The Civic Involvement Fund has operated from the shadows from an apartment unit in Brooklyn since launching in 2019. That’s thanks in part to a novel spending strategy that sets the group apart from most other spokes in the Democratic Party’s ever-growing dark money network. During off-election years, the 501(c)(4) group does nothing but rake in huge sums of cash from one or two anonymous donors. Those funds collect dust until election years, when the Civic Involvement Fund dumps its entire bankroll into groups dedicated to defeating Republicans at the ballot box.

The Civic Involvement Fund has so far evaded public scrutiny, but its efforts likely haven’t gone unnoticed by the Biden White House. The fund has three unpaid board members, two of whom—Kathleen Welch and William Roberts—are principals of Corridor Partners, a for-profit consulting firm dedicated to supporting green energy policies. The third board member, Shelley Hearne, is Welch’s spouse. Collectively, the fund’s three board members have logged 60 visits to the Biden White House since October 2021, including a dozen meetings with Biden climate envoy John Podesta, according to public visitor logs reviewed by the Washington Free Beacon.

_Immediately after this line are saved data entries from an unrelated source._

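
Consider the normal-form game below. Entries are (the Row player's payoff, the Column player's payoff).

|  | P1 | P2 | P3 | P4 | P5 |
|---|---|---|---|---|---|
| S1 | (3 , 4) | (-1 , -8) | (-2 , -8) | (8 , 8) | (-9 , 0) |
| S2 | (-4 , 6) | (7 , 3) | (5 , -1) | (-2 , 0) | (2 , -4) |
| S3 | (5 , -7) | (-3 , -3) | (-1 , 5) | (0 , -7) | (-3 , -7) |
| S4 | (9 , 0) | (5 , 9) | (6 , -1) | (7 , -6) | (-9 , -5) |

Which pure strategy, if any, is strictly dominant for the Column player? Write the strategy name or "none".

P1 fails to dominate P2 at S3 (-7<-3).
P2 fails to dominate P1 at S1 (-8<4).
P3 fails to dominate P1 at S1 (-8<4).
P4 fails to dominate P1 at S2 (0<6).
P5 fails to dominate P1 at S1 (0<4).
No single strategy dominates all the others.

none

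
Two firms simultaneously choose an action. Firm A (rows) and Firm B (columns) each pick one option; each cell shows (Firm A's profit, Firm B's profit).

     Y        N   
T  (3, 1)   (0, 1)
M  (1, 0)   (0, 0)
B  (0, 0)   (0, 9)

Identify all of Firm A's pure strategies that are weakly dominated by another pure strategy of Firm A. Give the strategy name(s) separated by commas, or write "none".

M, B

T is not dominated — it holds its own against M at Y (3>1); B at Y (3>0).
T weakly dominates M — Y: 3>1, N: 0=0.
T weakly dominates B — Y: 3>0, N: 0=0.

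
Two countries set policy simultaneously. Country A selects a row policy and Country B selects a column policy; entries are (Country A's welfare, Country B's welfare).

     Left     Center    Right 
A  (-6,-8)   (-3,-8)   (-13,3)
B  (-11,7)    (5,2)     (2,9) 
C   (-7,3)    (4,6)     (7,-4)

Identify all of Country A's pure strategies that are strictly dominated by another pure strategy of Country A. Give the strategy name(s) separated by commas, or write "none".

A is not dominated — it holds its own against B at Left (-6>-11); C at Left (-6>-7).
Nothing dominates B: A at Center (5>-3); C at Center (5>4).
C is not dominated — it holds its own against A at Center (4>-3); B at Left (-7>-11).

none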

The Civic Involvement Fund got its start with a single anonymous $10.7 million contribution in its 2019 tax year. The following year—amid a presidential election—the group passed its entire bankroll over to five groups, including the dark money affiliate of Priorities USA Action, a major Democratic super PAC. The fund did nothing else aside from giving out the money it received the prior year—it had zero employees, reported $0 worth of expenses, and raised just $2,550 in its 2020 tax year.